Bahwa orang-orang yang paling bertaqwa saya pikir memang yang paling berhati-hati. Mereka berjuang untuk menjaga diri agar tak jatuh kedalam kubangan dosa, tetapi juga yang paling merasa berdosa. Sebab mereka tahu dengan pasti, sangatlah berbahaya bila diri merasa suci. Lagipula pastinya mereka mengerti, bahwa tidak akan ada manusia yang sanggup lepas dari mendurhakai Rabb-Nya, kecuali hamba-hamba yang disayangiNya.

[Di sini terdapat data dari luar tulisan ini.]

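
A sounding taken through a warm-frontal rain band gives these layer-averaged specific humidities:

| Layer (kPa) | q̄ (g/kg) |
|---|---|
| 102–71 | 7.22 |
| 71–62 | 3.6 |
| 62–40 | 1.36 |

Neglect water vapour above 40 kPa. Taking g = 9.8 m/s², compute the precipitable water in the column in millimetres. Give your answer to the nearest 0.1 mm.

Precipitable water is the column-integrated vapour mass per unit area: PW = (1/g) Σ q̄ Δp, with q in kg/kg and Δp in Pa (1 kg/m² of water = 1 mm).
Layer 102–71 kPa: Δp = 310 hPa = 31000 Pa, q̄ = 0.00722 kg/kg → 0.00722 × 31000 / 9.8 = 22.84 mm
Layer 71–62 kPa: Δp = 90 hPa = 9000 Pa, q̄ = 0.0036 kg/kg → 0.0036 × 9000 / 9.8 = 3.31 mm
Layer 62–40 kPa: Δp = 220 hPa = 22000 Pa, q̄ = 0.00136 kg/kg → 0.00136 × 22000 / 9.8 = 3.05 mm
PW = 22.84 + 3.31 + 3.05 = 29.20 ≈ 29.2 mm.

PW ≈ 29.2 mm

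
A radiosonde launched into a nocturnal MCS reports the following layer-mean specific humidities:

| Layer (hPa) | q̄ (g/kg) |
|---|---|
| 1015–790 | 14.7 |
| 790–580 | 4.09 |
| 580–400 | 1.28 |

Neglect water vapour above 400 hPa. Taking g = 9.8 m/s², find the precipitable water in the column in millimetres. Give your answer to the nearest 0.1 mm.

Precipitable water is the column-integrated vapour mass per unit area: PW = (1/g) Σ q̄ Δp, with q in kg/kg and Δp in Pa (1 kg/m² of water = 1 mm).
Layer 1015–790 hPa: Δp = 225 hPa = 22500 Pa, q̄ = 0.0147 kg/kg → 0.0147 × 22500 / 9.8 = 33.75 mm
Layer 790–580 hPa: Δp = 210 hPa = 21000 Pa, q̄ = 0.00409 kg/kg → 0.00409 × 21000 / 9.8 = 8.76 mm
Layer 580–400 hPa: Δp = 180 hPa = 18000 Pa, q̄ = 0.00128 kg/kg → 0.00128 × 18000 / 9.8 = 2.35 mm
PW = 33.75 + 8.76 + 2.35 = 44.86 ≈ 44.9 mm.

PW ≈ 44.9 mm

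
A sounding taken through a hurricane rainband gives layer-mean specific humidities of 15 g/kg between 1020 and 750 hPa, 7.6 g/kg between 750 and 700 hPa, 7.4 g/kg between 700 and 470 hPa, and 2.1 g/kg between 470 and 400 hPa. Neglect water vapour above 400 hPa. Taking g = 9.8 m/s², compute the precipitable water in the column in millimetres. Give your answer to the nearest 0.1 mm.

Precipitable water is the column-integrated vapour mass per unit area: PW = (1/g) Σ q̄ Δp, with q in kg/kg and Δp in Pa (1 kg/m² of water = 1 mm).
Layer 1020–750 hPa: Δp = 270 hPa = 27000 Pa, q̄ = 0.015 kg/kg → 0.015 × 27000 / 9.8 = 41.33 mm
Layer 750–700 hPa: Δp = 50 hPa = 5000 Pa, q̄ = 0.0076 kg/kg → 0.0076 × 5000 / 9.8 = 3.88 mm
Layer 700–470 hPa: Δp = 230 hPa = 23000 Pa, q̄ = 0.0074 kg/kg → 0.0074 × 23000 / 9.8 = 17.37 mm
Layer 470–400 hPa: Δp = 70 hPa = 7000 Pa, q̄ = 0.0021 kg/kg → 0.0021 × 7000 / 9.8 = 1.50 mm
PW = 41.33 + 3.88 + 17.37 + 1.50 = 64.08 ≈ 64.1 mm.

PW ≈ 64.1 mm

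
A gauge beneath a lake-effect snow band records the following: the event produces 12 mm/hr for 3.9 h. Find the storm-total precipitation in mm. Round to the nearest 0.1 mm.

total ≈ 46.8 mm

Total = Σ Rᵢ Δtᵢ = 12 × 3.9
      = 46.8 = 46.8 mm.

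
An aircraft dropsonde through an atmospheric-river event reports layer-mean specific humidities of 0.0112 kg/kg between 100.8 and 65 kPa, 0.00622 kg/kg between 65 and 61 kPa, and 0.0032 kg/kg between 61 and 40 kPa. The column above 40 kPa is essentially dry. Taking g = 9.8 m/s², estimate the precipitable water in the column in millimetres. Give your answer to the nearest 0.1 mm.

PW ≈ 50.3 mm

Precipitable water is the column-integrated vapour mass per unit area: PW = (1/g) Σ q̄ Δp, with q in kg/kg and Δp in Pa (1 kg/m² of water = 1 mm).
Layer 100.8–65 kPa: Δp = 358 hPa = 35800 Pa, q̄ = 0.0112 kg/kg → 0.0112 × 35800 / 9.8 = 40.91 mm
Layer 65–61 kPa: Δp = 40 hPa = 4000 Pa, q̄ = 0.00622 kg/kg → 0.00622 × 4000 / 9.8 = 2.54 mm
Layer 61–40 kPa: Δp = 210 hPa = 21000 Pa, q̄ = 0.0032 kg/kg → 0.0032 × 21000 / 9.8 = 6.86 mm
PW = 40.91 + 2.54 + 6.86 = 50.31 ≈ 50.3 mm.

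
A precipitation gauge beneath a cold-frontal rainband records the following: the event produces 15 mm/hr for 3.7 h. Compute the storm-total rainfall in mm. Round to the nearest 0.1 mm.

total ≈ 55.5 mm

Total = Σ Rᵢ Δtᵢ = 15 × 3.7
      = 55.5 = 55.5 mm.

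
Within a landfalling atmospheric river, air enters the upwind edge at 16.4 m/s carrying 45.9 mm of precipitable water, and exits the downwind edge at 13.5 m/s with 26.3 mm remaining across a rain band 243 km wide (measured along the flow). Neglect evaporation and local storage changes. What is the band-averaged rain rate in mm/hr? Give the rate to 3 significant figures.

R ≈ 5.89 mm/hr

Column moisture flux per unit crosswind length is F = V × PW.
Inflow: F_in = 16.4 × 45.9 = 752.76 mm·m/s
Outflow: F_out = 13.5 × 26.3 = 355.05 mm·m/s
Steady-state rate R = (F_in − F_out)/L = (752.76 − 355.05) / 243000 m = 1.637e-03 mm/s.
R = 1.637e-03 × 3600 = 5.89 mm/hr.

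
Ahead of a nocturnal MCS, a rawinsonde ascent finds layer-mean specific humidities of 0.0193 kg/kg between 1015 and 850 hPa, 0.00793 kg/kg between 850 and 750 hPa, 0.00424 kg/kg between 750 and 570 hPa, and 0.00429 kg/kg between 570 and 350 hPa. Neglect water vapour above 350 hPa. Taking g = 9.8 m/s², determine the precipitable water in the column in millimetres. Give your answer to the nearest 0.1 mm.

Precipitable water is the column-integrated vapour mass per unit area: PW = (1/g) Σ q̄ Δp, with q in kg/kg and Δp in Pa (1 kg/m² of water = 1 mm).
Layer 1015–850 hPa: Δp = 165 hPa = 16500 Pa, q̄ = 0.0193 kg/kg → 0.0193 × 16500 / 9.8 = 32.49 mm
Layer 850–750 hPa: Δp = 100 hPa = 10000 Pa, q̄ = 0.00793 kg/kg → 0.00793 × 10000 / 9.8 = 8.09 mm
Layer 750–570 hPa: Δp = 180 hPa = 18000 Pa, q̄ = 0.00424 kg/kg → 0.00424 × 18000 / 9.8 = 7.79 mm
Layer 570–350 hPa: Δp = 220 hPa = 22000 Pa, q̄ = 0.00429 kg/kg → 0.00429 × 22000 / 9.8 = 9.63 mm
PW = 32.49 + 8.09 + 7.79 + 9.63 = 58.00 ≈ 58.0 mm.

PW ≈ 58.0 mm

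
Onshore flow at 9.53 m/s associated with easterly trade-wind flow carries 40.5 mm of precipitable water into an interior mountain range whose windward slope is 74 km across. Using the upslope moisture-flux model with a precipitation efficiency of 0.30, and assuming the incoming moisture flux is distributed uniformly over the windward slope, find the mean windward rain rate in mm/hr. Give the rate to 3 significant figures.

Incoming column moisture flux per unit ridge length: F = V × PW = 9.53 × 40.5 = 385.965 mm·m/s.
Spread over the 74 km slope with efficiency ε = 0.30: R = ε·F/W = 0.30 × 385.965 / 74000 m = 1.565e-03 mm/s.
R = 1.565e-03 × 3600 = 5.63 mm/hr.

R ≈ 5.63 mm/hr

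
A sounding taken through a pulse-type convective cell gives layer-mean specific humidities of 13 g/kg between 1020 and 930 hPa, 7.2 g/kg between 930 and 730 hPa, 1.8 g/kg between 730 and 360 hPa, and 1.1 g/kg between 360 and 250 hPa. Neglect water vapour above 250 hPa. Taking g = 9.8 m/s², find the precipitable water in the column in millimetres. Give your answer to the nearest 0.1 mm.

PW ≈ 34.7 mm

Precipitable water is the column-integrated vapour mass per unit area: PW = (1/g) Σ q̄ Δp, with q in kg/kg and Δp in Pa (1 kg/m² of water = 1 mm).
Layer 1020–930 hPa: Δp = 90 hPa = 9000 Pa, q̄ = 0.013 kg/kg → 0.013 × 9000 / 9.8 = 11.94 mm
Layer 930–730 hPa: Δp = 200 hPa = 20000 Pa, q̄ = 0.0072 kg/kg → 0.0072 × 20000 / 9.8 = 14.69 mm
Layer 730–360 hPa: Δp = 370 hPa = 37000 Pa, q̄ = 0.0018 kg/kg → 0.0018 × 37000 / 9.8 = 6.80 mm
Layer 360–250 hPa: Δp = 110 hPa = 11000 Pa, q̄ = 0.0011 kg/kg → 0.0011 × 11000 / 9.8 = 1.23 mm
PW = 11.94 + 14.69 + 6.80 + 1.23 = 34.66 ≈ 34.7 mm.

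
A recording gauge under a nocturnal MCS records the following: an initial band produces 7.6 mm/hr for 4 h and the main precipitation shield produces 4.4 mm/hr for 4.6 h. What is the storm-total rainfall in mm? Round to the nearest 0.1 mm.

total ≈ 50.6 mm

Total = Σ Rᵢ Δtᵢ = 7.6 × 4 + 4.4 × 4.6
      = 30.4 + 20.24 = 50.6 mm.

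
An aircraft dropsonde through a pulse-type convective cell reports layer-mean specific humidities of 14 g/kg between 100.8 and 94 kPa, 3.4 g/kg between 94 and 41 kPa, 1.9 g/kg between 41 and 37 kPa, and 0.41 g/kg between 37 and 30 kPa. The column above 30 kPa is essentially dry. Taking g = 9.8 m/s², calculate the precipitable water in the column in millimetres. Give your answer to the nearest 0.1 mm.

Precipitable water is the column-integrated vapour mass per unit area: PW = (1/g) Σ q̄ Δp, with q in kg/kg and Δp in Pa (1 kg/m² of water = 1 mm).
Layer 100.8–94 kPa: Δp = 68 hPa = 6800 Pa, q̄ = 0.014 kg/kg → 0.014 × 6800 / 9.8 = 9.71 mm
Layer 94–41 kPa: Δp = 530 hPa = 53000 Pa, q̄ = 0.0034 kg/kg → 0.0034 × 53000 / 9.8 = 18.39 mm
Layer 41–37 kPa: Δp = 40 hPa = 4000 Pa, q̄ = 0.0019 kg/kg → 0.0019 × 4000 / 9.8 = 0.78 mm
Layer 37–30 kPa: Δp = 70 hPa = 7000 Pa, q̄ = 0.00041 kg/kg → 0.00041 × 7000 / 9.8 = 0.29 mm
PW = 9.71 + 18.39 + 0.78 + 0.29 = 29.17 ≈ 29.2 mm.

PW ≈ 29.2 mm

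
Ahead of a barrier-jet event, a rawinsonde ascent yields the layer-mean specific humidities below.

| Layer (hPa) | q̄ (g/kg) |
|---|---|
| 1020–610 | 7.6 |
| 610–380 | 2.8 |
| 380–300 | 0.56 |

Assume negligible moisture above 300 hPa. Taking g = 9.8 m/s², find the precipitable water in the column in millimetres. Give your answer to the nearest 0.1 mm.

PW ≈ 38.8 mm

Precipitable water is the column-integrated vapour mass per unit area: PW = (1/g) Σ q̄ Δp, with q in kg/kg and Δp in Pa (1 kg/m² of water = 1 mm).
Layer 1020–610 hPa: Δp = 410 hPa = 41000 Pa, q̄ = 0.0076 kg/kg → 0.0076 × 41000 / 9.8 = 31.80 mm
Layer 610–380 hPa: Δp = 230 hPa = 23000 Pa, q̄ = 0.0028 kg/kg → 0.0028 × 23000 / 9.8 = 6.57 mm
Layer 380–300 hPa: Δp = 80 hPa = 8000 Pa, q̄ = 0.00056 kg/kg → 0.00056 × 8000 / 9.8 = 0.46 mm
PW = 31.80 + 6.57 + 0.46 = 38.83 ≈ 38.8 mm.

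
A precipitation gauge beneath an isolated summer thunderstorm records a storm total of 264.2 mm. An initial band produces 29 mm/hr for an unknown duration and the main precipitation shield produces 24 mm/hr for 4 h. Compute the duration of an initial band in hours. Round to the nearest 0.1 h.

Known phases: 24 × 4 = 96 mm.
Remaining depth = 264.2 − 96 = 168.2 mm.
Duration = 168.2 / 29 = 5.8 h.

duration ≈ 5.8 h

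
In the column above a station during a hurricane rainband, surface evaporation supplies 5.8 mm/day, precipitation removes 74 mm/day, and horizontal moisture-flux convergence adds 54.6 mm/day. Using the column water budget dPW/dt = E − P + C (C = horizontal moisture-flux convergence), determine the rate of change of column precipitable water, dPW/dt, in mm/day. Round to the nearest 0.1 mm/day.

dPW/dt ≈ -13.6 mm/day

dPW/dt = E − P + C = 5.8 − 74 + (54.6) = -13.6 mm/day.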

Entahlah, saya sendiri merasa, masing-masing kita pun memang tak akan mampu mengenal orang sejauh yang diperkenalkan Allah SWT kepada kita. Tetapi diberi kemampuan bisa menebak, mana orang yang takut pada Rabb nya, mana yang berpura-pura, mana yang senang bermaksiat. Tentu firasat yang tepat spt itu, firasat al mukminin, hanya akan ada bila hati selalu terhubung denganNya. Seperti yang pernah disampaikan grup Nasyid Hijaz dalam lagu bernada sendu,
Pandangan mata selalu menipu
Pandangan akal selalu tersalah
Pandangan nafsu selalu melulu
Pandangan hati itu yang hakiki
kalau hati itu bersih
hati kalau selalu bersih, pandangannya akan menembus hijab
hati jika selalu jernih, firasatnya tepat karena Allah
tapi hati bila dikotori, bisikannya bukan lagi kebenaran
tapi hati bila dikotori, bisikannya bukan lagi kebenaran
Terlebih penting, nurani bisa mendeteksi, salah atau benarkah langkah yang dijalani. Nurani pun bisa menjadi acuan, siapa yang tepat dijadikan teman. Maka kali ini saya ingin bercerita tentang mereka, orang-orang yang disebut salih dan bertaqwa. Mereka mempunyai ciri-ciri yang sama, selalu berusaha mengakar di kedalaman, sekalipun sedang mengapung ke permukaan. Dan memang begitulah seharusnya.
Seperti yang dikatakan Ibn Ath Thaillah as-Sakandari,
"Tanamlah kebajikanmu di kedalaman tanah
sebab bebijian yang tampak dan menggeletak
susah 'tuk mengakar, apalagi berbuah mekar"
Maka, mereka yang disebut sebagai orang-orang salih, para kekasih Allah sama sekali bukanlah orang yang menonjolkan diri. Mungkin memang ada di antara mereka yang menonjol, tapi bukan sebab keinginan dirinya. Dan sungguh hati mereka juga tak pernah menyukai keterkenalan itu. Allah hanya hendak membebani mereka dengan ujian yang lebih berat berupa kemasyhuran. Bukankah suatu hukum alam bahwa, semakin tinggi pohon menjulang, akan semakin dahsyat pula badai menerjang?